Now, the effects are spreading across the Hawaiian Islands, with some of the most diverse and abundant life under peril due to a massive coral bleaching event underway.
According to NOAA scientist Jamison Gove, "Ocean temperatures are extremely warm right now across Hawaii, about 3°F warmer than what we typically experience in mid-August. If the ocean continues to warm even further as projected, we are likely to witness severe and widespread coral bleaching across the islands."
This event is coming a mere four years after the unprecedented bleaching events of 2014 and 2015. Just as the Hawaiian coral reefs were showing remarkable resiliency and making a recovery, they are faced with yet another event.
Coral bleaching is a change from normal coloration of browns, yellows and greens to a nearly white color. This change occurs when corals are stressed by environmental changes, especially temperature increases. Although corals can recover from moderate levels of heat, if it is prolonged, they will die.
But scientists say that reducing secondary stress on corals during these ocean heat waves can improve the chances of coral survival.
According to Division of Aquatic Resources (DAR) administrator Brian Neilson, “We know this bleaching event is coming, and it’s probably going to be worse than the one we experienced a couple of years ago, when West Hawaii experienced a 50% mortality rate and Maui experience 20-30% mortality rates on DAR fixed monitoring sites. We’re asking for everyone’s help in trying to be proactive and minimize any additional stress put on coral.”
As part of its sustainability commitment to help preserve life on Earth, Arizona State University is leading the effort to help Hawaiians save the reefs by providing real-time monitoring in support of DAR's efforts.

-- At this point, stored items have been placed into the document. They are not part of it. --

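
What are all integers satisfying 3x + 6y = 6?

Step 1: Compute gcd(3, 6) = 3.
Since 3 divides 6, solutions exist.

Step 2: Find a particular solution using extended Euclidean algorithm.
We get x₀ = 2, y₀ = 0.
Check: 3*2 + 6*0 = 6 = 6 ✓

Step 3: Write the general solution.
x = 2 + (6/3)t = 2 + 2t
y = 0 - (3/3)t = 0 - 1t
for any integer t.

x = 2 + 2t, y = 0 - 1t for integer t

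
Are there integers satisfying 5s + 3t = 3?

Step 1: Compute gcd(5, 3).
gcd(5, 3) = 1

Step 2: Check divisibility.
Does 1 divide 3? 3 = 1 x 3, so yes.

By the theorem on linear Diophantine equations, 5s + 3t = 3 has integer solutions if and only if gcd(5, 3) divides 3. Since 1 | 3, solutions exist.

Yes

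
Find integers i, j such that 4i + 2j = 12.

Step 1: Check solvability.
gcd(4, 2) = 2
Since 2 divides 12, solutions exist.

Step 2: Apply extended Euclidean algorithm to find gcd.
We find integers such that 4*x0 + 2*y0 = 2

Step 3: Scale the particular solution.
Multiply by 12/2 = 6:
i = 0, j = 6

Step 4: Verify.
4*(0) + 2*(6) = 12 = 12 ✓

i = 0, j = 6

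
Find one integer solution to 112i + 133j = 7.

Step 1: Check solvability.
gcd(112, 133) = 7
Since 7 divides 7, solutions exist.

Step 2: Apply extended Euclidean algorithm to find gcd.
We find integers such that 112*x0 + 133*y0 = 7

Step 3: Scale the particular solution.
Multiply by 7/7 = 1:
i = 6, j = -5

Step 4: Verify.
112*(6) + 133*(-5) = 7 = 7 ✓

i = 6, j = -5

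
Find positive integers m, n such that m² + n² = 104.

Search for m with 104 - m² a perfect square.
m = 2: 104 - 2² = 104 - 4 = 100 = 10² ✓
So m = 2, n = 10.

m = 2, n = 10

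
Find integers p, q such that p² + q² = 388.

We need to find integers p, q > 0 such that p² + q² = 388.
Trying p = 8: q² = 388 - 8² = 388 - 64 = 324
q = 18
Check: 8² + 18² = 64 + 324 = 388 ✓

388 = 8² + 18²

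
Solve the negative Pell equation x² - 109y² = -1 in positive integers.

We need x² = 109y² - 1. Try successive y:
y = 1: x² = 109·1² - 1 = 108, not a perfect square
y = 2: x² = 109·2² - 1 = 435, not a perfect square
y = 3: x² = 109·3² - 1 = 980, not a perfect square
...
y = 851525: x² = 109·851525² - 1 = 79035335993124 = 8890182² ✓
Check: 8890182² - 109·851525² = 79035335993124 - 79035335993125 = -1 ✓

x = 8890182, y = 851525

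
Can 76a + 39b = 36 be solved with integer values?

Step 1: Compute gcd(76, 39).
gcd(76, 39) = 1

Step 2: Check divisibility.
Does 1 divide 36? 36 = 1 x 36, so yes.

By the theorem on linear Diophantine equations, 76a + 39b = 36 has integer solutions if and only if gcd(76, 39) divides 36. Since 1 | 36, solutions exist.

Yes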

"The work that the team is doing here, in cooperation with DAR, is the first time on planet Earth that we are doing real-time monitoring of a bleaching event," said Greg Asner, who directs the new ASU Center for Global Discovery and Conservation Science.

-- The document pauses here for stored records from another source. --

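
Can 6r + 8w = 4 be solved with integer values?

Step 1: Compute gcd(6, 8).
gcd(6, 8) = 2

Step 2: Check divisibility.
Does 2 divide 4? 4 = 2 x 2, so yes.

By the theorem on linear Diophantine equations, 6r + 8w = 4 has integer solutions if and only if gcd(6, 8) divides 4. Since 2 | 4, solutions exist.

Yes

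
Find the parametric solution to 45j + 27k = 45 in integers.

Step 1: Compute gcd(45, 27) = 9.
Since 9 divides 45, solutions exist.

Step 2: Find a particular solution using extended Euclidean algorithm.
We get j₀ = -5, k₀ = 10.
Check: 45*-5 + 27*10 = 45 = 45 ✓

Step 3: Write the general solution.
j = -5 + (27/9)t = -5 + 3t
k = 10 - (45/9)t = 10 - 5t
for any integer t.

j = -5 + 3t, k = 10 - 5t for integer t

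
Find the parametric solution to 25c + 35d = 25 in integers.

Step 1: Compute gcd(25, 35) = 5.
Since 5 divides 25, solutions exist.

Step 2: Find a particular solution using extended Euclidean algorithm.
We get c₀ = 15, d₀ = -10.
Check: 25*15 + 35*-10 = 25 = 25 ✓

Step 3: Write the general solution.
c = 15 + (35/5)t = 15 + 7t
d = -10 - (25/5)t = -10 - 5t
for any integer t.

c = 15 + 7t, d = -10 - 5t for integer t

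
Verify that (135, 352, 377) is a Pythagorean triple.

Compute a² + b²:
135² + 352² = 18225 + 123904 = 142129
Compute c²:
377² = 142129
Since 142129 = 142129, it is a Pythagorean triple.

Yes, it is a Pythagorean triple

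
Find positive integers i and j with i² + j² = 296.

We need to find integers i, j > 0 such that i² + j² = 296.
Trying i = 10: j² = 296 - 10² = 296 - 100 = 196
j = 14
Check: 10² + 14² = 100 + 196 = 296 ✓

296 = 10² + 14²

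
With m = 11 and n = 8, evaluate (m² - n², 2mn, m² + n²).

a = m² - n² = 121 - 64 = 57
b = 2mn = 2·11·8 = 176
c = m² + n² = 121 + 64 = 185
Verify: 57² + 176² = 3249 + 30976 = 34225 = 185² ✓

(57, 176, 185)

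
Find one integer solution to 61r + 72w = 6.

Step 1: Check solvability.
gcd(61, 72) = 1
Since 1 divides 6, solutions exist.

Step 2: Apply extended Euclidean algorithm to find gcd.
We find integers such that 61*x0 + 72*y0 = 1

Step 3: Scale the particular solution.
Multiply by 6/1 = 6:
r = 78, w = -66

Step 4: Verify.
61*(78) + 72*(-66) = 6 = 6 ✓

r = 78, w = -66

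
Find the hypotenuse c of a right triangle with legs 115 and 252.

c² = a² + b² = 115² + 252² = 13225 + 63504 = 76729
c = sqrt(76729) = 277

277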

Their suite of technology has extensively mapped the state of coral reef health before the warming event. Now, their heroic efforts will monitor the warming ocean’s impact on coral bleaching through space satellite imaging, 3D laser mapping from the air and sensors sunken on the ocean floor.
"The sea surface-temperature alert already went up, and this is the highest temperature ever recorded in Hawaii," Asner said. “But bleaching is not death, so there is still a chance to save the coral reefs.”
Asner mentions that what ultimately kills coral are algae, who thrive and multiply with the higher temperatures, gobbling up all the surrounding oxygen and snuffing out coral and ocean life.
DAR is working with the Hawaiian community on simple ways that they can specifically help:
• Avoid touching the reef while diving, snorkeling or swimming.
• Do not stand or rest on corals.
• Use sunscreens with no oxybenzone or octinoxate.
• Boaters should use mooring buoys, or anchor only in sand areas and keep anchor chains off the reef.
• Fishers should reduce or stop their take of herbivores, such as parrotfish, surgeonfish and sea urchins. Herbivores clear reefs of algae, which overgrow and kill corals during bleaching events.
• Taking extra precaution to prevent contaminants from getting to the ocean like dirt from neighboring earthwork, chemical pollution from fertilizers, and soaps and detergents getting to storm drains.
Together, through state agencies, ASU research and the community, they may help stem the tide on coral bleaching.